Maksudnya: urusan peperangan dan hal-hal duniawiyah lainnya, seperti urusan politik, ekonomi, kemasyarakatan dan lain-lainnya.[1]
Secara terminology, para ulama ushul fikh merumuskan nya dengan :
ما شرع من الاحكم الكلية ابتداء
“Hukum yang ditetapkan Allah pertama kali dalam bentuk hukum-hukum umum.”
Kata-kata “ditetapkan pertama kali” mengandung arti bahwa pada mulanya pembuat hukum bermaksud untuk menetapkan hukum taklifi kepada hamba. Hukum ini tidak didahului oleh hukum lain. Seandainya ada hukum lain yang mendahuluinya, hukum yang terdahulu itu tentu dinasakh dengan hukum yang datang belakangan. Dengan demikian hukum azimah ini berlaku sebagai hukum pemula dan sebagai pengantar kemashlahatan yang bersifat umum.
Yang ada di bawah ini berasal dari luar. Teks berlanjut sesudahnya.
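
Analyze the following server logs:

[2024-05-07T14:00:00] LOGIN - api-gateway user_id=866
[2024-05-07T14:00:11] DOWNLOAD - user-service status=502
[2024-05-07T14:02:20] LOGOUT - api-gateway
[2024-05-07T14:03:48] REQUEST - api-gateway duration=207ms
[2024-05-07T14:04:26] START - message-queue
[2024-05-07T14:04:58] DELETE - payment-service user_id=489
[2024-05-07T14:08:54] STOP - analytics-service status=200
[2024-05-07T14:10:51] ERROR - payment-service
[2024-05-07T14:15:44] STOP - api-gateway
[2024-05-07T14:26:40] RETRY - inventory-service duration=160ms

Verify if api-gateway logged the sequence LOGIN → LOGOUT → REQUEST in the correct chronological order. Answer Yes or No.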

Kata-kata “hukum-hukum kulliyah (umum)” disini mengandung arti berlaku untuk semua mukallaf dan tidak ditentukan untuk sebagian mukallaf atau untuk sebagian waktu tertentu. Umpamanya shalat yang diwajibkan kepada semua mukallaf dalam semua situasi dan kondisi. Begitu pula kewajiban zakat, puasa, haji dan kewajiban lainnya.[2]
Menurut jumhur ulama, yang termasuk azimah, adalah kelima hukum taklif (Wajib, sunah, haram, makruh dan mubah), karena kelima hukum ini disyari’atkan bagi umat islam sejak semula. Akan tetapi, sebagian ulama berpendapat bahwa yang termasuk azimah itu hanya hukum wajib, sunah, makruh dan mubah. Ada juga ulama ushul fikh yang membatasinya dengan hukum wajib dan sunah saja, serta ada pula yang membatasi dengan wajib dan haram saja. Dengan demikian azimah adalah hukum yang sudah disyari’atkan oleh Allah kepada hambanya sejak semula.[3]

2. Rukhsoh
Secara etimologi , rukhshoh berarti kemudahan, kelapangan dan kemurahan. Secara terminologis, menurut ulama ushul fiqh adalah :
الحكم ثابت على خلاف الدليل العذر
 “Hukum yang ditetapkan berbeda dengan dalil karena adanya uzur.”
Kata-kata “hukum” merupakan jenis dalam definisi yang mencakup semua bentuk hukum. Kata-kata tsabit (berlaku tetap) mengandung arti bahwa  rukhsah itu berdasarkan dalil yang ditetapkan pembuat hukum yang menyalahi dalil yan ditetapkan sebelumnya. Kata-kata “menyalahi dalil yang ada” merupakan sifat pembeda dalam definisi yang mengeluarkan dari lingkup  pengertian rukhsah, suatu yang memang pada dasarnya sudah boleh melakukannya seperti makan dan minum. Kebolehan dalam makan dan minum memang sudah dari dulunya dan tidak menyalahi hukum yang sudah ada. Kata “dalil” yang maksudnya adalah dalil hukum, dinyatakan dalam defenisi ini agar mencakup rukhsah untuk melakukan perbuatan yang ditetapkan dengan dalil yang menghendaki hukum wajib, seperti berbuka puasa bagi orang yang musafir, atau yang menyalahi dalil yang menghendaki hukum sunnah, seperti meninggalkan shalat jamaah karena hujan dan lain sebagainya.[4]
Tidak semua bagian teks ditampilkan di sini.